Lucas asomó la cabeza por la puerta entreabierta. Una nube de vaho le envolvía el rostro.

– Yo también conozco un montón de sitios.

– Hablo en serio, Lucas.

– Yo también -dijo él en tono guasón-. ¿Piensas darme algún detalle más? En esta posición estoy la mitad caliente y la mitad frío. Hay una gran diferencia de temperatura entre las dos habitaciones.

– Conozco un sitio en la Tierra donde abogar por nuestra causa.

Parecía tan triste y tan alterada, tan frágil en su esperanza, que Lucas se inquietó.

– ¿Qué sitio es ése?

– El verdadero techo del mundo, la montaña sagrada donde todos los cultos conviven y se respetan, el monte Sinaí. Estoy segura de que, desde allá arriba, podré seguir hablándole a mi Padre y tal vez El me oiga.

Lucas miró el reloj del vídeo.

– Averigua los horarios. Me visto en un momento.

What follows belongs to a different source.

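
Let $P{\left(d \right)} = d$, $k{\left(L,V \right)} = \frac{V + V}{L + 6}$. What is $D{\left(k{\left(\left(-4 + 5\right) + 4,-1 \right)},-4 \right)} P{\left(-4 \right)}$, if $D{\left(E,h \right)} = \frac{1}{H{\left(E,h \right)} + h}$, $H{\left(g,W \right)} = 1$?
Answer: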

Zofia se precipitó hacia el teléfono y marcó el número de información de transportes aéreos. El contestador automático le prometió que un operador la atendería. Impaciente, miró por la ventana a una gaviota que emprendía el vuelo. Un rato después, tenía varias uñas mordisqueadas y nadie había atendido su llamada. Lucas se le acercó por la espalda y la rodeó con los brazos para murmurar:

– Quince horas de vuelo como mínimo, a las que hay que añadir diez de diferencia horaria… Cuando lleguemos, ni siquiera podremos decirnos adiós en la acera del aeropuerto porque ya nos habrán separado. Es demasiado tarde, Zofia, el techo del mundo está demasiado lejos de aquí.

El auricular del teléfono volvió a ocupar su sitio. Zofia se volvió para sumergir sus ojos en el fondo de los de Lucas y se besaron por primera vez.

Mucho más al norte, la gaviota se posó sobre otra barandilla. Desde su habitación del hospital, Mathilde dejó un mensaje en el móvil de Zofia y colgó.

Zofia retrocedió unos pasos.

– Sé de una manera -dijo.

– No renunciarás, ¿verdad?

– ¿A la esperanza? ¡Jamás! Estoy programada para eso. Acaba pronto de arreglarte y confía en mí.

– ¡Pero si no hago otra cosa!

Diez minutos más tarde, salieron al aparcamiento del hotel y Zofia se dio cuenta de que necesitaban un coche.

– ¿Cuál? -preguntó Lucas, desganado, mirando el parque de vehículos estacionados.

A petición de Zofia, se conformó con «tomar prestado» el más discreto. Enfilaron inmediatamente la autopista 101, esta vez en dirección norte. Lucas preguntó adonde iban, pero Zofia iba distraída buscando el móvil en el bolso y no le contestó. Antes de tener tiempo de marcar el número del inspector Pilguez para decirle que no fuese a buscarlos, sonó el aviso del buzón de voz.